We tend to think of our feet as solid planks that don't change or move much when we walk. But they're not. Depending on how you stand, how much you're pronating or supinating, how supported your arches are, your feet will vary greatly in length.

I tend to pronate fairly heavily but when I stand with my ankles straight on the outside edges of my feet widen and shorten. Proper arch support corrects the pronation. Narrow shoes with little arch support have the opposite effect.

Getting the right insoles and boots have helped meet tremendously. I tried on lots of boots in identical sizes that hurt my toes until I found ones that were wide enough. If you want to feel this try Salomon boots (narrow) and then another brand like 32 (wider) or wide boots in the same Mondo size. You'll feel the difference in your toes.


----------



## ridethecliche (Feb 27, 2019)

drblast said:


> We tend to think of our feet as solid planks that don't change or move much when we walk. But they're not. Depending on how you stand, how much you're pronating or supinating, how supported your arches are, your feet will vary greatly in length.
> 
> I tend to pronate fairly heavily but when I stand with my ankles straight on the outside edges of my feet widen and shorten. Proper arch support corrects the pronation. Narrow shoes with little arch support have the opposite effect.
> 
> Getting the right insoles and boots have helped meet tremendously. I tried on lots of boots in identical sizes that hurt my toes until I found ones that were wide enough. If you want to feel this try Salomon boots (narrow) and then another brand like 32 (wider) or wide boots in the same Mondo size. You'll feel the difference in your toes.

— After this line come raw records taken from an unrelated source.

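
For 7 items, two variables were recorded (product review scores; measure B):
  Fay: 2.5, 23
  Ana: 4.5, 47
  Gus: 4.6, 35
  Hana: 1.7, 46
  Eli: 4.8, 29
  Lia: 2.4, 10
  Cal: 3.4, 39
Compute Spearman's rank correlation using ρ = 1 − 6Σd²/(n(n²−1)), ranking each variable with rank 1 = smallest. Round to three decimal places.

0.071

Ranks of variable 1: 3, 5, 6, 1, 7, 2, 4
Ranks of variable 2: 2, 7, 4, 6, 3, 1, 5
d = r₁ − r₂: 1, -2, 2, -5, 4, 1, -1
d²: 1, 4, 4, 25, 16, 1, 1; Σd² = 52
ρ = 1 − 6·52/(7·48) = 1 − 312/336 = 0.071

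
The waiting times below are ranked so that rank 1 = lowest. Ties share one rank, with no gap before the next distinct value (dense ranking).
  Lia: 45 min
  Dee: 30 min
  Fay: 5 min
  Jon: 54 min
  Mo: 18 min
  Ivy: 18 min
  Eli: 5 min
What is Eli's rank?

1

Sorted (ascending): 5, 5, 18, 18, 30, 45, 54
The 2 values of 5 share dense rank 1.
The 2 values of 18 share dense rank 2.
Remaining distinct values take the next consecutive integers.
Eli has value 5 min → rank 1.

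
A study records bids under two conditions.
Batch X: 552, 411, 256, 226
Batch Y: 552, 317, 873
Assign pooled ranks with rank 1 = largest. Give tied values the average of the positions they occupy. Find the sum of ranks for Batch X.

19.5

Sorted (descending): 873, 552, 552, 411, 317, 256, 226
The 2 values of 552 occupy positions 2–3 → average rank (2+3)/2 = 2.5.
Batch X values → pooled ranks: 552→2.5, 411→4, 256→6, 226→7
Rank sum = 2.5 + 4 + 6 + 7 = 19.5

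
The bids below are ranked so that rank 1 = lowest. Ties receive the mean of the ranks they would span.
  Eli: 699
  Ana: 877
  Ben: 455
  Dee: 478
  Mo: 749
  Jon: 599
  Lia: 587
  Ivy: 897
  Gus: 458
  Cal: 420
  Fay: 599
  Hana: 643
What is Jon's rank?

Sorted (ascending): 420, 455, 458, 478, 587, 599, 599, 643, 699, 749, 877, 897
The 2 values of 599 occupy positions 6–7 → average rank (6+7)/2 = 6.5.
Jon has value 599 → rank 6.5.

6.5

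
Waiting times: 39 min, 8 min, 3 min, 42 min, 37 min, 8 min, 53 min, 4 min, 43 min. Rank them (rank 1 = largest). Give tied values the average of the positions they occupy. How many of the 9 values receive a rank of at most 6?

5

Sorted (descending): 53, 43, 42, 39, 37, 8, 8, 4, 3
The 2 values of 8 occupy positions 6–7 → average rank (6+7)/2 = 6.5.
Ranks ≤ 6: {1, 2, 3, 4, 5} → 5 values.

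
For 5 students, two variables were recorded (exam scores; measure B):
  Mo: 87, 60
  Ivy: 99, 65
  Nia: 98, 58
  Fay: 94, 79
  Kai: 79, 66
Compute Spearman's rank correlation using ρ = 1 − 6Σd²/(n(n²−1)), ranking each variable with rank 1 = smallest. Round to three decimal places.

-0.300

Ranks of variable 1: 2, 5, 4, 3, 1
Ranks of variable 2: 2, 3, 1, 5, 4
d = r₁ − r₂: 0, 2, 3, -2, -3
d²: 0, 4, 9, 4, 9; Σd² = 26
ρ = 1 − 6·26/(5·24) = 1 − 156/120 = -0.300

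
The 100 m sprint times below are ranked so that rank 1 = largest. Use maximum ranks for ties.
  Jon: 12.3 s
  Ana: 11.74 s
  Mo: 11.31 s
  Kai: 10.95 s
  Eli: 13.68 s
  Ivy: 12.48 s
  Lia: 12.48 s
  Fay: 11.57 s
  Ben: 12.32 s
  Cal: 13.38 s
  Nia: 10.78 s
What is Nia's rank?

Sorted (descending): 13.68, 13.38, 12.48, 12.48, 12.32, 12.3, 11.74, 11.57, 11.31, 10.95, 10.78
The 2 values of 12.48 occupy positions 3–4 → each gets rank 4.
Nia has value 10.78 s → rank 11.

11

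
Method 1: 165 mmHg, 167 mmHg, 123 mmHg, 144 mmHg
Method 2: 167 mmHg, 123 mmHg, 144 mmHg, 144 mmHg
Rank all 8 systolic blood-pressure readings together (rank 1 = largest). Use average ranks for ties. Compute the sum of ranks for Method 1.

Sorted (descending): 167, 167, 165, 144, 144, 144, 123, 123
The 2 values of 167 occupy positions 1–2 → average rank (1+2)/2 = 1.5.
The 3 values of 144 occupy positions 4–6 → average rank 5.
The 2 values of 123 occupy positions 7–8 → average rank (7+8)/2 = 7.5.
Method 1 values → pooled ranks: 165→3, 167→1.5, 123→7.5, 144→5
Rank sum = 3 + 1.5 + 7.5 + 5 = 17

17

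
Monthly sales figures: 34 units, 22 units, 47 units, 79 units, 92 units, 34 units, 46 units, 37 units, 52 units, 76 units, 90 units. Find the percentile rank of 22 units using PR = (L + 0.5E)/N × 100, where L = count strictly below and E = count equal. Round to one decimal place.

4.5

N = 11.
Strictly below 22: 0. Equal to 22: 1.
PR = (0 + 0.5·1)/11 × 100 = 4.5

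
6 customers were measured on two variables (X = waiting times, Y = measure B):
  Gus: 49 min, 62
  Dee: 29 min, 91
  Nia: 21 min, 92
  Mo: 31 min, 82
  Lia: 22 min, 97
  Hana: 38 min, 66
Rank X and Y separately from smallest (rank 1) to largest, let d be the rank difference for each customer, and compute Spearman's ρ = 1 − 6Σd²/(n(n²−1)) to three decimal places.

-0.943

Ranks of variable 1: 6, 3, 1, 4, 2, 5
Ranks of variable 2: 1, 4, 5, 3, 6, 2
d = r₁ − r₂: 5, -1, -4, 1, -4, 3
d²: 25, 1, 16, 1, 16, 9; Σd² = 68
ρ = 1 − 6·68/(6·35) = 1 − 408/210 = -0.943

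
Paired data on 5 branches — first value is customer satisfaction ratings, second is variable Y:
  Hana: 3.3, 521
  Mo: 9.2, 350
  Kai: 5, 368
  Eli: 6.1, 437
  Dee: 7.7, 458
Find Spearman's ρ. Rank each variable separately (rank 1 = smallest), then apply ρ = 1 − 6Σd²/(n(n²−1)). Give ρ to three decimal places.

-0.600

Ranks of variable 1: 1, 5, 2, 3, 4
Ranks of variable 2: 5, 1, 2, 3, 4
d = r₁ − r₂: -4, 4, 0, 0, 0
d²: 16, 16, 0, 0, 0; Σd² = 32
ρ = 1 − 6·32/(5·24) = 1 − 192/120 = -0.600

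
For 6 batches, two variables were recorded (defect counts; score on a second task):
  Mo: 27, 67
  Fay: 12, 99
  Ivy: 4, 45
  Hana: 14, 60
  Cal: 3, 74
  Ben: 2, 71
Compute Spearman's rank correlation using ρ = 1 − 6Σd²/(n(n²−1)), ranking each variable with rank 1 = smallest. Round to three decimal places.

Ranks of variable 1: 6, 4, 3, 5, 2, 1
Ranks of variable 2: 3, 6, 1, 2, 5, 4
d = r₁ − r₂: 3, -2, 2, 3, -3, -3
d²: 9, 4, 4, 9, 9, 9; Σd² = 44
ρ = 1 − 6·44/(6·35) = 1 − 264/210 = -0.257

-0.257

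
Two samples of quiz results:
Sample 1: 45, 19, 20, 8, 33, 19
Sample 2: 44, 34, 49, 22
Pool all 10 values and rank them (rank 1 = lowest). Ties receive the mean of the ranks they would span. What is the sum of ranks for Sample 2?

Sorted (ascending): 8, 19, 19, 20, 22, 33, 34, 44, 45, 49
The 2 values of 19 occupy positions 2–3 → average rank (2+3)/2 = 2.5.
Sample 2 values → pooled ranks: 44→8, 34→7, 49→10, 22→5
Rank sum = 8 + 7 + 10 + 5 = 30

30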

I had the issue with dress shoes which is why I ask. I wear an 8.5 in everything, including snowboard boots apparently (checked mondo). One of the best fitting dress shoes I have is an 8E, but that's in a last that's known to run long and most people tend to size down a hair in it. 

I see what you're saying re: dynamic feet. Different insoles can shift your feet around quite a bit.


----------



## Harry Forks (Apr 17, 2017)

ridethecliche said:


> I had the issue with dress shoes which is why I ask. I wear an 8.5 in everything, including snowboard boots apparently (checked mondo). One of the best fitting dress shoes I have is an 8E, but that's in a last that's known to run long and most people tend to size down a hair in it.
> 
> I see what you're saying re: dynamic feet. Different insoles can shift your feet around quite a bit.


I think with dress shoes mostly being leather, they're likely to have more give and stretch to your foot over time too.


----------



## Wiredsport (Sep 16, 2009)

ridethecliche said:


> If the boots were too narrow wouldn't the issue be at the sides and not the toes?


HI RTC,

No. This is a common misconception. A boot which is to narrow will also be too short at the outside toes. This is due to the arced shape of the toebox. When a rider like the OP has a significantly wide foot (EE) and is trying to use standard width boots in his correct Mondopoint size they would be expected to feel too short. When he goes to his correct Mondopoint size and width all elements will fall into place. The other structures of the boot will also align with the structures of his foot. Both dimensions need to be matched. At that point he will also get value out of a heat fit.

STOKED!


----------



## ridethecliche (Feb 27, 2019)

Haha wow right. Curved toebox with wide toes mean that the toes will hit first and not go all the way forward. Duh.

But yeah that's why some people with wide feet have been wearing the wrong shoes all their life. If you size up a bit the shoes get wider too.


----------



## Wiredsport (Sep 16, 2009)

ridethecliche said:


> Haha wow right. Curved toebox with wide toes mean that the toes will hit first and not go all the way forward. Duh.
> 
> But yeah that's why some people with wide feet have been wearing the wrong shoes all their life. If you size up a bit the shoes get wider too.


Hi RTC,

Sizing up to gain width is never suggested. Consider the original poster who has a size 7.5 foot at 10 cm wide. If he goes with a size 7.5 that matches his width all is well, but if hi tries to achieve the same by up-sizing he would need to get to size 10 in a standard D width before he has adequate width. There is really only one way to get it right. Sadly, it does take most riders a few purchase cycles to get there.


----------



## ridethecliche (Feb 27, 2019)

Yup. I was agreeing with you!

Saying that some folks buy shoes (and boots!) that fit the width because it feels comfortable but don't realize that they have wide feet and they're grossly oversizing the length.


----------